5. Infine, incoraggio vivamente, in tutte le scuole, la cooperazione dei fratelli con i laici che condividono l’ideale lasalliano. Avete bisogno della collaborazione qualificata di uomini e donne, capaci di dare molto per la vitalità degli istituti. Che questa collaborazione sia senza equivoco! Dico che i responsabili hanno, sulla scelta dell’assunzione dei membri laici del corpo insegnante, una grandissima responsabilità. Il progetto educativo cristiano deve essere portato da tutti. Può succedere che le direzioni che si impongono con il rispetto e la giustizia siano indotte ad aiutare questo o quell’insegnante o rinunciare ad un controllo che egli non può assumere integralmente.

6. Questa rinforzata unione di ottica e di azione tra i fratelli e i laici insegnanti da una parte, le famiglie che scelgono i vostri istituti e i vecchi allievi dall’altra, favorirà la posa in opera degli orientamenti augurati dal vostro Capitolo e che la Chiesa approva: la cura e il servizio degli ambienti poveri, la promozione della giustizia sociale secondo gli insegnamenti del magistero ecclesiale e grazie all’impegno delle famiglie e degli anziani dei vostri Istituti, il sostegno maggiore alle Chiese di fondazione recente alle prese con numerosi problemi non solo educativi. In ogni luogo voi siate, aiutate allo sviluppo e alla qualifica delle associazioni dei genitori degli allievi, all’efficienza degli anziani allievi amici. Agendo in questo modo contribuite alla visibilità e allo splendore della Chiesa. Essa non desidera alcun monopolio educativo. Vuole solamente il rispetto dei suoi diritti e del sacro diritto delle famiglie di sapere mantenere e perfezionare, d’aprire largamente e giudiziosamente un tipo di scuola ispirata ai valori del Vangelo.

7. Cari fratelli, anche se percepite un certo invecchiamento delle vostre comunità e la sofferenza per un’integrazione ancora precaria, ripartite da questo Capitolo col coraggio e l’entusiasmo di san Giovanni Battista de la Salle. In fondo, i giovani moderni sono più avvicinabili e ricettivi di quanto alcune opinioni non fanno credere. I segni di una generazione nuova, sana, assetata di vera verità, esigenti di amore fraterno, ci sono offerti da tutti i continenti. Senza soffermarci attentamente alle altre responsabilità umane, ugualmente necessarie e coraggiosamente vissute, posso affermare che avete una delle più belle vocazioni: quella rivolta, in costante unione con Dio, a far emergere e ingrandire la personalità dei giovani che vi sono affidati, al servizio della società e per la gloria del Signore. Che lo Spirito della Pentecoste e che Maria, chiamata “Sedes Sapientiae”, vi sia di aiuto durante la vostra vita religiosa e apostolica! Sono felice di benedire voi e la grande famiglia lasalliana, nel nome del Padre e del Figlio e dello Spirito Santo.
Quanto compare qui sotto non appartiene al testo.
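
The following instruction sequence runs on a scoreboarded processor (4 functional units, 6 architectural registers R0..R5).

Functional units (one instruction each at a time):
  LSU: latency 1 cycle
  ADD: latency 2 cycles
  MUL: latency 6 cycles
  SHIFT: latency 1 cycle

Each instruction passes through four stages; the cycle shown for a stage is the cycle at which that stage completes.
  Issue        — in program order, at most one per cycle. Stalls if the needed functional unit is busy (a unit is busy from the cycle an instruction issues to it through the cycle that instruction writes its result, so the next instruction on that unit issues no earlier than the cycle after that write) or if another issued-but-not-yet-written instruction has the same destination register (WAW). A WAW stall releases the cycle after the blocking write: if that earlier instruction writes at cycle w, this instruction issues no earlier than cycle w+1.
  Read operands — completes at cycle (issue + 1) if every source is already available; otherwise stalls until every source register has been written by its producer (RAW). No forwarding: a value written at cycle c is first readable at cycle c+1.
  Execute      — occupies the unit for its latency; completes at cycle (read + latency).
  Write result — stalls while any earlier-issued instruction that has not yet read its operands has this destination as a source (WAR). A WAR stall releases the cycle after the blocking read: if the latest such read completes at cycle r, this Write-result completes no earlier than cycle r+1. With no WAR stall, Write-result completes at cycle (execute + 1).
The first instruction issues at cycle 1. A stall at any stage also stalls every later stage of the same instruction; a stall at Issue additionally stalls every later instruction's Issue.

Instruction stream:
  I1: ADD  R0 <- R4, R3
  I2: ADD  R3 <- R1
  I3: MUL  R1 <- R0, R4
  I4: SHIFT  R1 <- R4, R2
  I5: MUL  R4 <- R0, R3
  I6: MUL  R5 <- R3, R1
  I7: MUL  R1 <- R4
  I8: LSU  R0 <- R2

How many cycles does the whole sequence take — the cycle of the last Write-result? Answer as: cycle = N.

I1: IS=1 RO=2 EX=4 WR=5
I2: IS=6 RO=7 EX=9 WR=10  [struct: ADD busy until I1 writes@5]
I3: IS=7 RO=8 EX=14 WR=15
I4: IS=16 RO=17 EX=18 WR=19  [WAW R1: wait I3 write@15]
I5: IS=17 RO=18 EX=24 WR=25
I6: IS=26 RO=27 EX=33 WR=34  [struct: MUL busy until I5 writes@25]
I7: IS=35 RO=36 EX=42 WR=43  [struct: MUL busy until I6 writes@34]
I8: IS=36 RO=37 EX=38 WR=39

cycle = 43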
Dopo mezzogiorno di oggi, il Santo Padre riceve in udienza il Consiglio Centrale dei Sinti a Roma. Agli ospiti il Santo Padre, dopo alcune parole di benvenuto e di augurio, ricorda brevemente la loro storia umana e culturale e la solidarietà che ha sempre avuto nei loro riguardi la Chiesa Cattolica.

Confermo il mio sostegno morale ai vostri sforzi di perseverare, da parte degli uomini che rappresentate, la originalità culturale che avete ereditato, come pure di migliorare la vita in comune con i vostri concittadini nei diversi Paesi secondo i principii della giustizia e della dignità dell’uomo. Apprendo con piacere che proprio la Chiesa locale tedesca accompagna volentieri i vostri obiettivi e vi aiuta nell’ambito della propria competenza in diversi campi, compreso quello di raggiungere determinate soluzioni sociali e di diritto.